Some animal-rights activists who have bombarded the state senate with opposition to a resolution generate little for their efforts but resentment.

Senator Wes Shoemyer, a cattle farmer from Clarence, wants to tell Congress to keep supporting horse processing in the united states and to offer incentives to create horse processing plants. He says the federal suspension of horse slaughtering is the most impractical thing he says he’s ever seen.

Horse-lovers throughout the nation have buried Senators such as Joan Bray with messages of opposition. Bray, a St. Louis animal activist herself, says somebody has misrepresented this issue throughout the country. She says 7,000 messages have jammed her e-mail and have "totally screwed up" her e-mail system.
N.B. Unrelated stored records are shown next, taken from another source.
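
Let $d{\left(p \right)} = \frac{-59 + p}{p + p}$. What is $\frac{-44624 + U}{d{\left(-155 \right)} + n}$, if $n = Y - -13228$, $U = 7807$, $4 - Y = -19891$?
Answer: $- \frac{5706635}{5134172} \approx -1.1115$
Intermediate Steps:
$Y = 19895$ ($Y = 4 - -19891 = 4 + 19891 = 19895$)
$n = 33123$ ($n = 19895 - -13228 = 19895 + 13228 = 33123$)
$d{\left(p \right)} = \frac{-59 + p}{2 p}$
$\frac{-44624 + U}{d{\left(-155 \right)} + n} = \frac{-44624 + 7807}{\frac{-59 - 155}{2 \left(-155\right)} + 33123} = - \frac{36817}{\frac{1}{2} \left(- \frac{1}{155}\right) \left(-214\right) + 33123} = - \frac{36817}{\frac{107}{155} + 33123} = - \frac{36817}{\frac{5134172}{155}} = \left(-36817\right) \frac{155}{5134172} = - \frac{5706635}{5134172}$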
She says her staff has been busy fielding calls from people as far away as Massachusetts who don’t know what the resolution says.

Supporters of the resolution maintain the federal suspension of slaughtering sentences horses to a far uglier death because many will be neglected and starved by owners who can no longer afford to keep them when the horse gets old and its health declines.

The senate, irritated at the barrage of message it’s been getting, has voted 28-5 to send its message to Congress.

Concurrent resolutions such as SCR 35 seldom make any kind of an impression in Washington. But Shoemyer says other states are passing similar resolutions which might put some muscle behind the message.